Common Patient Questions
- Does the D2991 treatment hurt? No. The procedure involves no drilling and no anesthesia, so most patients feel little more than a mild taste or sensation from the topical gel.
- How long does the appointment take? Most applications take only a few minutes per tooth, and dentists often complete the entire visit in under an hour, even when treating several teeth.
- Will the lesion disappear completely? Many white spot lesions fade significantly or fully remineralize over several weeks, though results vary depending on lesion severity and patient compliance with follow-up care.
- Can children receive this treatment? Yes. Dentists frequently use this approach for younger patients, particularly those who develop white spot lesions during orthodontic treatment.
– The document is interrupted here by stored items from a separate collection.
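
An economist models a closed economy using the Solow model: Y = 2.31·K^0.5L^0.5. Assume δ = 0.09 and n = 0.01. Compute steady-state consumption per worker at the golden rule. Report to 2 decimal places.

Break-even investment rate: n + δ = 0.01 + 0.09 = 0.1.
At the golden rule the marginal product of capital equals n+δ: 0.5·2.31·k^(0.5−1) = 0.1. Solving, k_gold = (0.5·2.31/0.1)^(1/0.5) ≈ 133.4025.
y_gold = 2.31·133.4025^0.5 ≈ 26.6805.
c_gold = y_gold − (n+δ)·k_gold = 26.6805 − 0.1·133.4025 ≈ 13.3403.

c_gold ≈ 13.34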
- Is this treatment a replacement for fluoride? No. Hydroxyapatite regeneration complements fluoride treatment rather than replacing it; many dentists use both approaches together for a stronger preventive effect.
Conclusion
The D2991 dental code represents a genuine advancement in preventive dentistry. It gives dentists a way to treat early decay by encouraging the tooth to heal itself, rather than removing structure and placing a filling. The procedure works best on early white spot lesions and non-cavitated smooth-surface caries, and it requires no drilling or anesthesia.
Patients considering this treatment should confirm their insurance coverage in advance, since reimbursement policies still vary widely across plans. They should also ask their dentist whether their specific lesion qualifies for regenerative treatment or whether a traditional restoration makes more clinical sense.
As more dental practices adopt hydroxyapatite regeneration technology, the D2991 code will likely become a routine part of preventive care. Patients who understand this code today are better prepared to discuss treatment options, ask informed questions, and make confident decisions about their long-term oral health.